I first saw the knife online somewhere, and then I looked for it on Amazon. I hit paydirt and I used my Prime membership to skirt the shipping costs. Two days later it was at my front door. It looked beautiful, but the blade stopped a little bit short of the knife being fully closed. That’s not good, I realized. I tried squirting WD 40 and then adding oil to the knife’s pivot point, but the blade still stopped a bit short of being fully closed. Back it went to Amazon.
But I like the knife. It looked good and it felt good. So I called Chicago Knife Works and ordered the same knife from them. I called first, and asked if they would examine the knife before it shipped for the problem the first one had. Sure, they said. No problem. Chicago Knife Works is always slow in shipping, though, so I waited the obligatory four or five weeks before it arrived. But finally it did, and I was like a kid at Christmas time when it landed in my mailbox.
You can guess where this story is going. The new Rough Ryder had the same disease. It wasn’t as bad as the first knife, but the blade didn’t fully close. If I ran my finger along the knife handle’s edge, the blade tip still ran proud, and I still saw it could stab me if I wasn’t careful.

The engineer in me took over. I examined the open blade profile and saw a bump stop. If I ground that down, I thought, the blade would more fully close. So I started grinding with my Dremel. That didn’t work. I ground some more of the blade stop off, and things didn’t improve. I examined the blade’s profile and the knife again, and I realized there was another stop of the blade (on the other side of its pivot point) that also controlled where the blade came to rest when the knife closed. But I couldn’t get to that one. Hmmm. Time for Plan B.
What’s weird (and what’s an ingrained character flaw) is that I was really stressing out over this $14 knife. I’ll do that sometimes, and this was one of those times. I’ve been a lot less annoyed at things that are a lot more expensive and aren’t perfect. I should have just returned the Rough Ryder. But I was fixated on fixing the thing. In the Diagnostic and Statistical Manual of Mental Disorders reference manual, it’s identified as Gresh’s Disease.
When thinking about potential fixes, I realized if I couldn’t get the blade to close any further, I could reprofile the blade to get rid of the tip, or, to be more accurate, to lower the blade’s profile so that the new tip would be below the knife’s scales when closed. So that’s what I did. The stone came out, I went to work, stroking the blade tip and checking how the blade closed every few strokes. Voilà, problem solved.


In the meantime, good buddy and craftsman extraordinaire Pauly bought the same knife. The guy is lucky; his Rough Ryder 854 closed the way God intended it to, and it did not have the same problem mine had. But he didn’t stop there.
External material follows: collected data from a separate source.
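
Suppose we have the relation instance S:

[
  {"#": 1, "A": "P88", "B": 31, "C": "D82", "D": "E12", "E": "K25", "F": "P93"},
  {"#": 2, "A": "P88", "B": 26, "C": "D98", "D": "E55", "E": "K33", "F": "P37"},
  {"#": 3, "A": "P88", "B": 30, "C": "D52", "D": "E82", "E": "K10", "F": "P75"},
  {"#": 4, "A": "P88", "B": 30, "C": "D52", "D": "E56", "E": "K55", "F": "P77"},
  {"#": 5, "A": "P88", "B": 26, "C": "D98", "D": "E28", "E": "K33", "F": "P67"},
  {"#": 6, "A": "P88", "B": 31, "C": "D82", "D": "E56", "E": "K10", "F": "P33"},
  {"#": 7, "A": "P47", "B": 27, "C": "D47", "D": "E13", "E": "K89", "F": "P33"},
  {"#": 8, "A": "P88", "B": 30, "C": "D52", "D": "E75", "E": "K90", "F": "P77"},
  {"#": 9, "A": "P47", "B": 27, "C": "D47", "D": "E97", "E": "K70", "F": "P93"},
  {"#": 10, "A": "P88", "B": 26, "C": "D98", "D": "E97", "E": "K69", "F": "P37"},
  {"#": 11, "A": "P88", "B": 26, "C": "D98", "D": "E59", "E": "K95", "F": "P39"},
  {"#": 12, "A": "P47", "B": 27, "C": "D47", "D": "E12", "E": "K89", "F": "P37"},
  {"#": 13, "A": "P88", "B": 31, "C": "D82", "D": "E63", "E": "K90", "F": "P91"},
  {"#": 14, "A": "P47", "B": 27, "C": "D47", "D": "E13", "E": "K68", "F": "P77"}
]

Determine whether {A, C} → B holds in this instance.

Yes

(A=P88, C=D82): rows 1, 6, 13 → B = 31, 31, 31 ✓
(A=P88, C=D98): rows 2, 5, 10, 11 → B = 26, 26, 26, 26 ✓
(A=P88, C=D52): rows 3, 4, 8 → B = 30, 30, 30 ✓
(A=P47, C=D47): rows 7, 9, 12, 14 → B = 27, 27, 27, 27 ✓
Every {A, C} value is associated with a single B value, so {A, C} → B holds.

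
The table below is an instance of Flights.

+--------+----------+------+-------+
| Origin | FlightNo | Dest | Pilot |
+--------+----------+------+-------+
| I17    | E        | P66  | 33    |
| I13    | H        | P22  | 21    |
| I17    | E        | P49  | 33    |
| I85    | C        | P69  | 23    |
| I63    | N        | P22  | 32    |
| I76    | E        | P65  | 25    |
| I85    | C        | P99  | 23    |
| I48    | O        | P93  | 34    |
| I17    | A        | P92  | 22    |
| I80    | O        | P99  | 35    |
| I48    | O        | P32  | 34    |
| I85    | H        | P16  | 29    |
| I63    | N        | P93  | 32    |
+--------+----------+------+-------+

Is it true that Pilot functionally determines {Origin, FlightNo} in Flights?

Yes

Pilot=33: 2 rows → {Origin,FlightNo} = (I17, E), (I17, E) ✓
Pilot=21: 1 row → {Origin,FlightNo} = (I13, H) ✓
Pilot=23: 2 rows → {Origin,FlightNo} = (I85, C), (I85, C) ✓
Pilot=32: 2 rows → {Origin,FlightNo} = (I63, N), (I63, N) ✓
Pilot=25: 1 row → {Origin,FlightNo} = (I76, E) ✓
Pilot=34: 2 rows → {Origin,FlightNo} = (I48, O), (I48, O) ✓
Pilot=22: 1 row → {Origin,FlightNo} = (I17, A) ✓
Pilot=35: 1 row → {Origin,FlightNo} = (I80, O) ✓
Pilot=29: 1 row → {Origin,FlightNo} = (I85, H) ✓
Every Pilot value is associated with a single {Origin, FlightNo} value, so Pilot -> {Origin, FlightNo} holds.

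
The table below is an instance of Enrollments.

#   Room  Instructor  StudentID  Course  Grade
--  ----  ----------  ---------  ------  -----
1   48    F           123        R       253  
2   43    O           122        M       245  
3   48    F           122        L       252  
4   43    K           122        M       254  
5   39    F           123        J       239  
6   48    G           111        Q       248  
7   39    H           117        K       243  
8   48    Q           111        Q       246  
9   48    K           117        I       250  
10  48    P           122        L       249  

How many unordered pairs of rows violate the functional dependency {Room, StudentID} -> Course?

0

(Room=43, StudentID=122): all 2 rows agree on Course — 0 pairs.
(Room=48, StudentID=122): all 2 rows agree on Course — 0 pairs.
(Room=48, StudentID=111): all 2 rows agree on Course — 0 pairs.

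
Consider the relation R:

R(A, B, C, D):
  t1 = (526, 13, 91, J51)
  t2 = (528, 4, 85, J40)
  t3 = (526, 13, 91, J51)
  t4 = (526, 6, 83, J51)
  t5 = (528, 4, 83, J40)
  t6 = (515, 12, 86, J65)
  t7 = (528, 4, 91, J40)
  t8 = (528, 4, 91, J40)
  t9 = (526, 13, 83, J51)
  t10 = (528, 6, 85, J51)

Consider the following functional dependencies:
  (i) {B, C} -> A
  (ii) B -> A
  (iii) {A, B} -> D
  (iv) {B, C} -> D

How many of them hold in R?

(i) {B, C} -> A: every LHS value maps to a single RHS value — holds.
(ii) B -> A: B=6: rows 4, 10 → A takes values {526, 528} — violation — fails.
(iii) {A, B} -> D: every LHS value maps to a single RHS value — holds.
(iv) {B, C} -> D: every LHS value maps to a single RHS value — holds.
3 of the 4 dependencies hold.

3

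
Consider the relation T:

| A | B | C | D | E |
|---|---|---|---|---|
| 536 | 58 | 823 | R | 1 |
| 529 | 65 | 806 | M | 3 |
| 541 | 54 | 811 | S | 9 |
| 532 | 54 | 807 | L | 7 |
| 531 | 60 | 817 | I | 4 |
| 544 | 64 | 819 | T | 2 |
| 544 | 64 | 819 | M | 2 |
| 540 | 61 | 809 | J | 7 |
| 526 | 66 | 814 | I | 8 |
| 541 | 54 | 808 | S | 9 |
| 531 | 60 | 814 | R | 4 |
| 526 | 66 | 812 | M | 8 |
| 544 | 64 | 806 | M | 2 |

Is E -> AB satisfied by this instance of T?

No

E=1: 1 row → {A,B} = (536, 58) ✓
E=3: 1 row → {A,B} = (529, 65) ✓
E=9: 2 rows → {A,B} = (541, 54), (541, 54) ✓
E=7: 2 rows → {A,B} takes values {(532, 54), (540, 61)} — violation
E=4: 2 rows → {A,B} = (531, 60), (531, 60) ✓
E=2: 3 rows → {A,B} = (544, 64), (544, 64), (544, 64) ✓
E=8: 2 rows → {A,B} = (526, 66), (526, 66) ✓
Two rows agree on E but differ on AB, so E -> AB does not hold.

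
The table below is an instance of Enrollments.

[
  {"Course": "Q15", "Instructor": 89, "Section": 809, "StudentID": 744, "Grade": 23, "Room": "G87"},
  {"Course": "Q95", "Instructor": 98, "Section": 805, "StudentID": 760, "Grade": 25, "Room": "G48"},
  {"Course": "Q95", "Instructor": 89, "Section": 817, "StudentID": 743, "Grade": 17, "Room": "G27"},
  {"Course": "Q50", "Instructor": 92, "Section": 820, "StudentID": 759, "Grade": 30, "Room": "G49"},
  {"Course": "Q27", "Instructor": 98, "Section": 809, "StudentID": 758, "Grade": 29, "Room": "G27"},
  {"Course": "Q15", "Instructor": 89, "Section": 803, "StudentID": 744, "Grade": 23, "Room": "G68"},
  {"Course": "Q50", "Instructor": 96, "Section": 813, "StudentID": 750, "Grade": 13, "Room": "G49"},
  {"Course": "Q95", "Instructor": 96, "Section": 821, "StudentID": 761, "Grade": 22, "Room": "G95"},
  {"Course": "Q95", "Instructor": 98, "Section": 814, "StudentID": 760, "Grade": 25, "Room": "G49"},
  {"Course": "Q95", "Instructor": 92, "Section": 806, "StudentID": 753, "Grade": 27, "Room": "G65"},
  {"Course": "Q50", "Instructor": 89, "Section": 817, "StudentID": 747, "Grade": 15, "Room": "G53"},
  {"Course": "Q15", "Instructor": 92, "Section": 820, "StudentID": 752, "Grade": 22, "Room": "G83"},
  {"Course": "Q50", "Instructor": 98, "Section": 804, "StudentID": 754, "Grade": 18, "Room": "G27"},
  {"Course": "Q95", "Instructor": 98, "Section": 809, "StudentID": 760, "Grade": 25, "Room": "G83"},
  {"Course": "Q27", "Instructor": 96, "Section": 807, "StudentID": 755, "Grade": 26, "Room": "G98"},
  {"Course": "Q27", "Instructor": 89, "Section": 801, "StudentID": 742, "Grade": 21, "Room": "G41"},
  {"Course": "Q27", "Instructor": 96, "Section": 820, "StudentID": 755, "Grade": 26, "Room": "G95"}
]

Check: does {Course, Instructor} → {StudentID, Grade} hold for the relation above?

(Course=Q15, Instructor=89): 2 rows → {StudentID,Grade} = (744, 23), (744, 23) ✓
(Course=Q95, Instructor=98): 3 rows → {StudentID,Grade} = (760, 25), (760, 25), (760, 25) ✓
(Course=Q95, Instructor=89): 1 row → {StudentID,Grade} = (743, 17) ✓
(Course=Q50, Instructor=92): 1 row → {StudentID,Grade} = (759, 30) ✓
(Course=Q27, Instructor=98): 1 row → {StudentID,Grade} = (758, 29) ✓
(Course=Q50, Instructor=96): 1 row → {StudentID,Grade} = (750, 13) ✓
(Course=Q95, Instructor=96): 1 row → {StudentID,Grade} = (761, 22) ✓
(Course=Q95, Instructor=92): 1 row → {StudentID,Grade} = (753, 27) ✓
(Course=Q50, Instructor=89): 1 row → {StudentID,Grade} = (747, 15) ✓
(Course=Q15, Instructor=92): 1 row → {StudentID,Grade} = (752, 22) ✓
(Course=Q50, Instructor=98): 1 row → {StudentID,Grade} = (754, 18) ✓
(Course=Q27, Instructor=96): 2 rows → {StudentID,Grade} = (755, 26), (755, 26) ✓
(Course=Q27, Instructor=89): 1 row → {StudentID,Grade} = (742, 21) ✓
Every {Course, Instructor} value is associated with a single {StudentID, Grade} value, so {Course, Instructor} → {StudentID, Grade} holds.

Yes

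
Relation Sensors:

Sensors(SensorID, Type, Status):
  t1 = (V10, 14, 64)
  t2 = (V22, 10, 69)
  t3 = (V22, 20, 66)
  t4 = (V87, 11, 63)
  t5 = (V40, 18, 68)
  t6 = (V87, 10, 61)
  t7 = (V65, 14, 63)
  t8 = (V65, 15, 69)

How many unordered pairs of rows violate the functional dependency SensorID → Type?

3

SensorID=V22: violating pairs (2,3) — 1 pair.
SensorID=V87: violating pairs (4,6) — 1 pair.
SensorID=V65: violating pairs (7,8) — 1 pair.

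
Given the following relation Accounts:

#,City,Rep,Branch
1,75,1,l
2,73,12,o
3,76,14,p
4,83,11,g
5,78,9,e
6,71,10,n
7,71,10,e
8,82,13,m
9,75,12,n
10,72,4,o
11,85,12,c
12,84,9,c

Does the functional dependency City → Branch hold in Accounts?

No

City=75: rows 1, 9 → Branch takes values {l, n} — violation
City=73: row 2 → Branch = o ✓
City=76: row 3 → Branch = p ✓
City=83: row 4 → Branch = g ✓
City=78: row 5 → Branch = e ✓
City=71: rows 6, 7 → Branch takes values {n, e} — violation
City=82: row 8 → Branch = m ✓
City=72: row 10 → Branch = o ✓
City=85: row 11 → Branch = c ✓
City=84: row 12 → Branch = c ✓
Two rows agree on City but differ on Branch, so City → Branch does not hold.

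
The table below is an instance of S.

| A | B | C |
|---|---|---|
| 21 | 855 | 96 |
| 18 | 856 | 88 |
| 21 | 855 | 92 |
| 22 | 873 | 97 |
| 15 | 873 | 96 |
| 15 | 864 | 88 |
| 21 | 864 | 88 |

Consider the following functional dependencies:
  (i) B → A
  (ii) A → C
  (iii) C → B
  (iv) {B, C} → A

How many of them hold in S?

0

(i) B → A: B=873: 2 rows → A takes values {22, 15} — violation; B=864: 2 rows → A takes values {15, 21} — violation — fails.
(ii) A → C: A=21: 3 rows → C takes values {96, 92, 88} — violation; A=15: 2 rows → C takes values {96, 88} — violation — fails.
(iii) C → B: C=96: 2 rows → B takes values {855, 873} — violation; C=88: 3 rows → B takes values {856, 864} — violation — fails.
(iv) {B, C} → A: (B=864, C=88): 2 rows → A takes values {15, 21} — violation — fails.
None of the 4 dependencies hold.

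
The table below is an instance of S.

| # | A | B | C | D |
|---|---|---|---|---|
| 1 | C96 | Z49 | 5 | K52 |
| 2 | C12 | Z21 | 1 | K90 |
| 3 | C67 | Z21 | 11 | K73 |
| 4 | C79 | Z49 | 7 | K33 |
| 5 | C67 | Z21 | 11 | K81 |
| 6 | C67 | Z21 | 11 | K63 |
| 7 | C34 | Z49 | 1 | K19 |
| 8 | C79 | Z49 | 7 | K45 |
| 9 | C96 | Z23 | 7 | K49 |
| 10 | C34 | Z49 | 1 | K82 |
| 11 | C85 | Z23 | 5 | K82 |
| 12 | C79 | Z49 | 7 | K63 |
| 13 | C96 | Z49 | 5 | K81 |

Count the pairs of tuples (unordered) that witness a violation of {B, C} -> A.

0

(B=Z49, C=5): all 2 rows agree on A — 0 pairs.
(B=Z21, C=11): all 3 rows agree on A — 0 pairs.
(B=Z49, C=7): all 3 rows agree on A — 0 pairs.
(B=Z49, C=1): all 2 rows agree on A — 0 pairs.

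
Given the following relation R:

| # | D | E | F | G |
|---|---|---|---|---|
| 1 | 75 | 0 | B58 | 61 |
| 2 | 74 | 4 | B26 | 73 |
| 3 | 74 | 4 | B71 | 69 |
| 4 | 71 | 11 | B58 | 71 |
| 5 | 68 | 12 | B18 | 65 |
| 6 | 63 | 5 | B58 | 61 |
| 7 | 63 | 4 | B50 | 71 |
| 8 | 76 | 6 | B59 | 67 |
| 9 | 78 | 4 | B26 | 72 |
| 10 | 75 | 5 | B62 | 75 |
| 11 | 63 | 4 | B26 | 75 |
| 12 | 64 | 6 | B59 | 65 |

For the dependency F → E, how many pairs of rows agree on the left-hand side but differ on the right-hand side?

F=B58: violating pairs (1,4), (1,6), (4,6) — 3 pairs.
F=B26: all 3 rows agree on E — 0 pairs.
F=B59: all 2 rows agree on E — 0 pairs.

3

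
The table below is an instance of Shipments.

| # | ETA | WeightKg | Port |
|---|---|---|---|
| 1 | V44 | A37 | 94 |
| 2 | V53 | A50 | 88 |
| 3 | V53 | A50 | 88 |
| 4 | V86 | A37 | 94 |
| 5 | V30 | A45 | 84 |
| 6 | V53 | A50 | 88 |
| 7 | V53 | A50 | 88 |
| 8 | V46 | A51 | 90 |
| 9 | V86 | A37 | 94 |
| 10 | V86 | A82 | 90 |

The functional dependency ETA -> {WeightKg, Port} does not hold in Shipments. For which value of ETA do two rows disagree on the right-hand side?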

What the knives needed (both his and mine) was a holster.


I’ve known Paul longer than I’ve known any living person on the planet. Literally. We were next door neighbors back in New Jersey when I was born. Paul has always been good at creating things, and it turns out that leatherworking is among his many talents. Paul created custom holsters for these knives, and they look and work as good as anything I’ve ever seen. What’s really cool is the holster takes advantage of the knife’s curves. The holster is formed to the knife’s coke bottle profile, which secures the large folder when it is in the holster. It’s a hell of a nice gift.